Джейд О’Бэннон Колтрейн неподвижно лежала на железной койке. Ее глаза были закрыты, а длинные темные ресницы касались бледных щек. Но даже сейчас ее редкая ирландско-русская красота вызывала восхищение. Джейд происходила из царской династии Романовых. Всякий, кто знал Джейд, утверждал, что она обладала не только красотой, но и добрым нравом.
Джейд ждала своего первенца. Снова начались родовые схватки, и она, застонав, положила руки на свой огромный живот.
Колт Колтрейн не сводил глаз с жены. О Боже, как он любил ее! А ведь однажды чуть не потерял…

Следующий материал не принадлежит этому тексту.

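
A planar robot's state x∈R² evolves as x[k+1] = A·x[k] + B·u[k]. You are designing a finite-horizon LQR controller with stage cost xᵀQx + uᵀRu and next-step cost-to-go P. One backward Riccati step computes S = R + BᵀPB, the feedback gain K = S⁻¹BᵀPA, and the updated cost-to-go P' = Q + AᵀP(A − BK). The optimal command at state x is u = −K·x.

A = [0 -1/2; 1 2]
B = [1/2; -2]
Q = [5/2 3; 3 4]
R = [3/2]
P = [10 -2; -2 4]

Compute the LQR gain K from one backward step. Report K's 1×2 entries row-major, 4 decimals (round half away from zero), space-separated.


-0.3750 -0.9375

BᵀP = [9.0000 -9.0000]
S = R + BᵀPB = [3/2] + [22.5000] = [24.0000]
BᵀPA = [-9.0000 -22.5000]
K = S⁻¹·BᵀPA = [-0.3750 -0.9375]
A−BK = [0.1875 -0.0313; 0.2500 0.1250]
AᵀP(A−BK) = [0.6250 0.5625; 0.5625 1.4063]
P' = Q + AᵀP(A−BK) = [3.1250 3.5625; 3.5625 5.4063]
tr(P') = 8.5313


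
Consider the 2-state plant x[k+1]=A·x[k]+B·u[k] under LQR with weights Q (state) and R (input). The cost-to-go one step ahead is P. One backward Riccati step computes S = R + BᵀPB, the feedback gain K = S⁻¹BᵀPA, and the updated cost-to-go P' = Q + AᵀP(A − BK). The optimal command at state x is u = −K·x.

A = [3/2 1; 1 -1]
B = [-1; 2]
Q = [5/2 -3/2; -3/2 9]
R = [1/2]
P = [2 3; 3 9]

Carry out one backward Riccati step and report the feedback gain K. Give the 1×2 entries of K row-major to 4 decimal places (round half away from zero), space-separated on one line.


0.7925 -0.4151

BᵀP = [4.0000 15.0000]
S = R + BᵀPB = [1/2] + [26.0000] = [26.5000]
BᵀPA = [21.0000 -11.0000]
K = S⁻¹·BᵀPA = [0.7925 -0.4151]
A−BK = [2.2925 0.5849; -0.5849 -0.1698]
AᵀP(A−BK) = [5.8585 1.2170; 1.2170 0.4340]
P' = Q + AᵀP(A−BK) = [8.3585 -0.2830; -0.2830 9.4340]
tr(P') = 17.7925


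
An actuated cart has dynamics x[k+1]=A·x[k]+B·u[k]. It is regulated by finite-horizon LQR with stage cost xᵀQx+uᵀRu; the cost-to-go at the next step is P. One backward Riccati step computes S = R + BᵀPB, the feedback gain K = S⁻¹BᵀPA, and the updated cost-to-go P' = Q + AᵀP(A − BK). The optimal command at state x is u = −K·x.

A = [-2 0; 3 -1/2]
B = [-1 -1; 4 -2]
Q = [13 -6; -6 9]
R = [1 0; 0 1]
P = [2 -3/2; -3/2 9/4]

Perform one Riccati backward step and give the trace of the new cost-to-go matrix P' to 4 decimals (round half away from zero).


BᵀP = [-8.0000 10.5000; 1.0000 -3.0000]
S = R + BᵀPB = [1 0; 0 1] + [50.0000 -13.0000; -13.0000 5.0000] = [51.0000 -13.0000; -13.0000 6.0000]
BᵀPA = [47.5000 -5.2500; -11.0000 1.5000]
K = S⁻¹·BᵀPA = [1.0365 -0.0876; 0.4124 0.0602]
A−BK = [-0.5511 -0.0274; -0.3212 -0.0292]
AᵀP(A−BK) = [1.5529 -0.0520; -0.0520 0.0123]
P' = Q + AᵀP(A−BK) = [14.5529 -6.0520; -6.0520 9.0123]
tr(P') = 23.5652

23.5652


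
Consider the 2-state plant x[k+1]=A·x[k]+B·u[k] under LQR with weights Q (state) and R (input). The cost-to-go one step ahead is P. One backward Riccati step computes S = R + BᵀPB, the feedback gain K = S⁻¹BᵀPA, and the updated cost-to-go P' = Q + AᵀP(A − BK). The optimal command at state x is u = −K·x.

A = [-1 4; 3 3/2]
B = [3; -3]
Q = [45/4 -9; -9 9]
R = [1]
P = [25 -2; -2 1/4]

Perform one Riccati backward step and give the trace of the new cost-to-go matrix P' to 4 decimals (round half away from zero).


24.4482

BᵀP = [81.0000 -6.7500]
S = R + BᵀPB = [1] + [263.2500] = [264.2500]
BᵀPA = [-101.2500 313.8750]
K = S⁻¹·BᵀPA = [-0.3832 1.1878]
A−BK = [0.1495 0.4366; 1.8505 5.0634]
AᵀP(A−BK) = [0.4551 0.3893; 0.3893 3.7431]
P' = Q + AᵀP(A−BK) = [11.7051 -8.6107; -8.6107 12.7431]
tr(P') = 24.4482


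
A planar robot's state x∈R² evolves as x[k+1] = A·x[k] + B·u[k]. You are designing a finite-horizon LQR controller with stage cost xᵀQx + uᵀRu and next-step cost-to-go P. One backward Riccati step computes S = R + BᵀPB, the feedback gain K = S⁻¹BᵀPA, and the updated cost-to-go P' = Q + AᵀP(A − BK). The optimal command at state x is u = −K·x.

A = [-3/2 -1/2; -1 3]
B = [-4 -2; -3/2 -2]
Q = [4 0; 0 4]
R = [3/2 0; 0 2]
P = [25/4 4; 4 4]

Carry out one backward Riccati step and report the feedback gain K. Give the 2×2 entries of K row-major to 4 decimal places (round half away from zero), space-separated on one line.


BᵀP = [-31.0000 -22.0000; -20.5000 -16.0000]
S = R + BᵀPB = [3/2 0; 0 2] + [157.0000 106.0000; 106.0000 73.0000] = [158.5000 106.0000; 106.0000 75.0000]
BᵀPA = [68.5000 -50.5000; 46.7500 -37.7500]
K = S⁻¹·BᵀPA = [0.2794 0.3285; 0.2285 -0.9676]
A−BK = [0.0744 -1.1213; -0.1239 1.5576]
AᵀP(A−BK) = [0.2438 -0.5788; -0.5788 5.6244]
P' = Q + AᵀP(A−BK) = [4.2438 -0.5788; -0.5788 9.6244]
tr(P') = 13.8682

0.2794 0.3285 0.2285 -0.9676


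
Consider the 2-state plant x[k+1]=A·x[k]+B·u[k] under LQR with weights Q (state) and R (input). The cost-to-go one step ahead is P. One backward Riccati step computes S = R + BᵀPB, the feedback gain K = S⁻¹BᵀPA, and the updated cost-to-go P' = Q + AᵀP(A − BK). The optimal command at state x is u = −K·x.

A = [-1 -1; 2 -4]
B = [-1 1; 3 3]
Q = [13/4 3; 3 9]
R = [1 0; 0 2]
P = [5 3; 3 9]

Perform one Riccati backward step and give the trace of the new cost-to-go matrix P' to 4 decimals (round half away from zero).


BᵀP = [4.0000 24.0000; 14.0000 30.0000]
S = R + BᵀPB = [1 0; 0 2] + [68.0000 76.0000; 76.0000 104.0000] = [69.0000 76.0000; 76.0000 106.0000]
BᵀPA = [44.0000 -100.0000; 46.0000 -134.0000]
K = S⁻¹·BᵀPA = [0.7594 -0.2705; -0.1105 -1.0702]
A−BK = [-0.1300 -0.2003; 0.0533 0.0221]
AᵀP(A−BK) = [0.6697 0.1313; 0.1313 2.5423]
P' = Q + AᵀP(A−BK) = [3.9197 3.1313; 3.1313 11.5423]
tr(P') = 15.4620

15.4620


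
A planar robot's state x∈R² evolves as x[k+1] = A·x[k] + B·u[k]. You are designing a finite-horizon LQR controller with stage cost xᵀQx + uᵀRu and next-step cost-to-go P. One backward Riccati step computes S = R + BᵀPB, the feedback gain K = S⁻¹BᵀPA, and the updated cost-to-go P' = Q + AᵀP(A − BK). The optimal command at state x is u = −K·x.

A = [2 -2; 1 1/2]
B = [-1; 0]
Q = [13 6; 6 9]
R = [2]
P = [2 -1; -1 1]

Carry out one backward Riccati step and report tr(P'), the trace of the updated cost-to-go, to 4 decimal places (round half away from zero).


BᵀP = [-2.0000 1.0000]
S = R + BᵀPB = [2] + [2.0000] = [4.0000]
BᵀPA = [-3.0000 4.5000]
K = S⁻¹·BᵀPA = [-0.7500 1.1250]
A−BK = [1.2500 -0.8750; 1.0000 0.5000]
AᵀP(A−BK) = [2.7500 -3.1250; -3.1250 5.1875]
P' = Q + AᵀP(A−BK) = [15.7500 2.8750; 2.8750 14.1875]
tr(P') = 29.9375

29.9375


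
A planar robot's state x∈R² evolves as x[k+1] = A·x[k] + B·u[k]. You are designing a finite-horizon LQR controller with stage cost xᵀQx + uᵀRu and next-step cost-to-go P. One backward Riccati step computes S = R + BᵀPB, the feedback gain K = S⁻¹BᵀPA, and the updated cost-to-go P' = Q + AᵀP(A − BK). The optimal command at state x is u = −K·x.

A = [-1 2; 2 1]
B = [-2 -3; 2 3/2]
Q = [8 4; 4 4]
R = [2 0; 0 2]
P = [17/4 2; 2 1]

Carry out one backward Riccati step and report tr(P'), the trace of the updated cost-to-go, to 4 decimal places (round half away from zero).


BᵀP = [-4.5000 -2.0000; -9.7500 -4.5000]
S = R + BᵀPB = [2 0; 0 2] + [5.0000 10.5000; 10.5000 22.5000] = [7.0000 10.5000; 10.5000 24.5000]
BᵀPA = [0.5000 -11.0000; 0.7500 -24.0000]
K = S⁻¹·BᵀPA = [0.0714 -0.2857; 0.0000 -0.8571]
A−BK = [-0.8571 -1.1429; 1.8571 2.8571]
AᵀP(A−BK) = [0.2143 0.2857; 0.2857 2.2857]
P' = Q + AᵀP(A−BK) = [8.2143 4.2857; 4.2857 6.2857]
tr(P') = 14.5000

14.5000


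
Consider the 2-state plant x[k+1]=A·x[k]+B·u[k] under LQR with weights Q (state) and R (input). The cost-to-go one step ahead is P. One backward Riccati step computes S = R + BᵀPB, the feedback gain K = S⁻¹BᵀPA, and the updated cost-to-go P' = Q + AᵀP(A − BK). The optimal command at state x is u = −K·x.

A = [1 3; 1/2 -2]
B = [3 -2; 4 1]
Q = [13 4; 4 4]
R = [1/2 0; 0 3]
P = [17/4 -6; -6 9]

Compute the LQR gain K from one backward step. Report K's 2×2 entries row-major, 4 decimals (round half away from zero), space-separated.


0.1034 -0.5659 -0.1545 -1.1808

BᵀP = [-11.2500 18.0000; -14.5000 21.0000]
S = R + BᵀPB = [1/2 0; 0 3] + [38.2500 40.5000; 40.5000 50.0000] = [38.7500 40.5000; 40.5000 53.0000]
BᵀPA = [-2.2500 -69.7500; -4.0000 -85.5000]
K = S⁻¹·BᵀPA = [0.1034 -0.5659; -0.1545 -1.1808]
A−BK = [0.3809 2.3362; 0.2409 1.4444]
AᵀP(A−BK) = [0.1147 0.7536; 0.7536 5.8222]
P' = Q + AᵀP(A−BK) = [13.1147 4.7536; 4.7536 9.8222]
tr(P') = 22.9370


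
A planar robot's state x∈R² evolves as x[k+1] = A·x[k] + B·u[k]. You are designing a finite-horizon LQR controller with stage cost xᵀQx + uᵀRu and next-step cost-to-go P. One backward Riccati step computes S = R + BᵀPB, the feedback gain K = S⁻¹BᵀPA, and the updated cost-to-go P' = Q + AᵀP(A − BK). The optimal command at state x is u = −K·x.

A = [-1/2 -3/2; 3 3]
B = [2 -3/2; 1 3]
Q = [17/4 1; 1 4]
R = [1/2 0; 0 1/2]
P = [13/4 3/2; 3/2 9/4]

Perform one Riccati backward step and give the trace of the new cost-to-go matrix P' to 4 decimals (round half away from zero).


9.1743

BᵀP = [8.0000 5.2500; -0.3750 4.5000]
S = R + BᵀPB = [1/2 0; 0 1/2] + [21.2500 3.7500; 3.7500 14.0625] = [21.7500 3.7500; 3.7500 14.5625]
BᵀPA = [11.7500 3.7500; 13.6875 14.0625]
K = S⁻¹·BᵀPA = [0.3957 0.0062; 0.8380 0.9641]
A−BK = [-0.0345 -0.0663; 0.0902 0.1016]
AᵀP(A−BK) = [0.4423 0.4190; 0.4190 0.4820]
P' = Q + AᵀP(A−BK) = [4.6923 1.4190; 1.4190 4.4820]
tr(P') = 9.1743


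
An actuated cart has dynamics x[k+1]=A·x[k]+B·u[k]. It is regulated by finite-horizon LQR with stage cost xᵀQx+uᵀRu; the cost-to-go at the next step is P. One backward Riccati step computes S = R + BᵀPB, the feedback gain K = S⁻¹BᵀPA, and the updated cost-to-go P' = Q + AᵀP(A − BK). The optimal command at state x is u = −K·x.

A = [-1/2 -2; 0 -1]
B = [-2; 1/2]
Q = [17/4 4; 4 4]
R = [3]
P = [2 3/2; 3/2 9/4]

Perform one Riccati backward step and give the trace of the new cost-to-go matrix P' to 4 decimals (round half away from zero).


16.5000

BᵀP = [-3.2500 -1.8750]
S = R + BᵀPB = [3] + [5.5625] = [8.5625]
BᵀPA = [1.6250 8.3750]
K = S⁻¹·BᵀPA = [0.1898 0.9781]
A−BK = [-0.1204 -0.0438; -0.0949 -1.4891]
AᵀP(A−BK) = [0.1916 1.1606; 1.1606 8.0584]
P' = Q + AᵀP(A−BK) = [4.4416 5.1606; 5.1606 12.0584]
tr(P') = 16.5000


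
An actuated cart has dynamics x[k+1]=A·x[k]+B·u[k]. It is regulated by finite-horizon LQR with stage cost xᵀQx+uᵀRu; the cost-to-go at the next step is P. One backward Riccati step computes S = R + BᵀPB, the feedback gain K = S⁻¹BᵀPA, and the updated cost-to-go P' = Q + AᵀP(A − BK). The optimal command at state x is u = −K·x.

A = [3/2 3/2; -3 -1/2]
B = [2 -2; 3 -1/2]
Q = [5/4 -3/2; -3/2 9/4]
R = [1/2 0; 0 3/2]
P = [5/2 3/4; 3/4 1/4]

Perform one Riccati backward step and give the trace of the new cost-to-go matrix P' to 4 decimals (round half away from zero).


3.9743

BᵀP = [7.2500 2.2500; -5.3750 -1.6250]
S = R + BᵀPB = [1/2 0; 0 3/2] + [21.2500 -15.6250; -15.6250 11.5625] = [21.7500 -15.6250; -15.6250 13.0625]
BᵀPA = [4.1250 9.7500; -3.1875 -7.2500]
K = S⁻¹·BᵀPA = [0.1020 0.3522; -0.1220 -0.1337]
A−BK = [1.0520 0.5281; -3.3671 -1.6235]
AᵀP(A−BK) = [0.3153 0.1834; 0.1834 0.1590]
P' = Q + AᵀP(A−BK) = [1.5653 -1.3166; -1.3166 2.4090]
tr(P') = 3.9743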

Колт покачал головой, стряхивая с себя причиняющие душевную боль воспоминания. С тех времен минула целая вечность. Пережитые тогда бурные события теперь уже не имеют значения. Ныне Колт и Джейд вместе и больше никогда не расстанутся.
Несколько часов назад начались преждевременные роды: предполагалось, что ребенок появится на свет лишь где-то через полтора месяца.
Колт оторвал взор от Джейд и взглянул на свою мать, сидевшую по другую сторону кровати. Достигнув зрелого возраста, Китти Райт Колтрейн осталась такой же прекрасной, какой была в юности. Ее необыкновенные фиалкового цвета глаза по-прежнему отсвечивали золотистыми блестками, а рыжие волосы сияли огненными бликами заходящего солнца.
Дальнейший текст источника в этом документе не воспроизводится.